Virgin Galactic unveils commercial spaceship
APNews
Dec 07, 2009
The sleek, bullet-shaped spacecraft is about the size of a large business jet _ with wide windows and seats for six well-heeled passengers to take a thrill ride into space.
It's billed as the world's first commercial spaceship, designed to be carried aloft by an exotic jet before firing its rocket engine to climb beyond the Earth's atmosphere.
In a Hollywood-style rollout, Virgin Galactic on Monday took the cloak off SpaceShipTwo, which had been under secret development for two years in the Mojave Desert. The company plans to sell suborbital space rides for $200,000 a ticket, offering passengers 2 1/2-hour flights that include about five minutes of weightlessness.
Blaring music and a laser show heralded the rollout of SpaceShipTwo as it glided down a runway mated to its mothership and came to a stop before a throng of wannabe astronauts, dignitaries and VIPs who shivered in the desert cold for the splashy unveil.

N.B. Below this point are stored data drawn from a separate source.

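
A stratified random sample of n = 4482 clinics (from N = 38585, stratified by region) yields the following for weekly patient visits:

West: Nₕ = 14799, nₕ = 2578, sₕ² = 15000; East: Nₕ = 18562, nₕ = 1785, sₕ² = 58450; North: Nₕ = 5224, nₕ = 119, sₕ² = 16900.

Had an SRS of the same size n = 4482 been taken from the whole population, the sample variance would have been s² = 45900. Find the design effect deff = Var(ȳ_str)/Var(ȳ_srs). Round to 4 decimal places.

Var(ȳ_str) = Σ Wₕ²(1−fₕ)sₕ²/nₕ with Wₕ = Nₕ/38585:
  West: (14799/38585)²·(1−2578/14799)·15000/2578 = 0.70682264
  East: (18562/38585)²·(1−1785/18562)·58450/1785 = 6.8493342
  North: (5224/38585)²·(1−119/5224)·16900/119 = 2.5439095
  → Var(ȳ_str) = 10.100066.
Var(ȳ_srs) = (1 − 4482/38585)·45900/4482 = 9.0513824.
deff = 10.100066 / 9.0513824 = 1.1159.

1.1159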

"Isn't this the sexist spaceship ever?" said British billionaire and Virgin Galactic founder Sir Richard Branson, who partnered with famed aviation designer Burt Rutan on the venture.
The stubby-winged spaceship possesses a slender fuselage that narrows at the nose and tail. Once in space, its unique twin tail booms can pivot upward to increase drag and allow the spaceship to plunge like a shuttlecock back into the atmosphere.
SpaceShipTwo's debut marks the first public appearance of a commercial passenger spacecraft. California Gov. Arnold Schwarzenegger and New Mexico Gov. Bill Richardson were on hand to christen it "VSS Enterprise" by breaking champagne bottles on the craft's nose.
Branson hopes to begin passenger flights out of New Mexico sometime in 2011 after a series of rigorous safety tests. The entrepreneur said he, his family and Rutan will be the first to fly on SpaceShipTwo.
SpaceShipTwo is based on Rutan's design of a prototype called SpaceShipOne. In 2004, SpaceShipOne captured the $10 million Ansari X Prize by becoming the first privately manned craft to reach space.
Since that historic feat, engineers from Rutan's Scaled Composites LLC have been laboring in the Mojave Desert on a larger design suitable for commercial use.
Rutan, who has always stressed safety, said his goal is to make his private spaceflight venture safer than government space programs and on par with the early commercial airliners.
Some 300 clients have paid the $200,000 ticket or placed a deposit, according to Virgin Galactic.
The last time there was this level of hoopla in the high desert was a little more than a year ago when Branson and Rutan trotted out to great fanfare the twin-fuselage mothership, White Knight Two, that will carry SpaceShipTwo.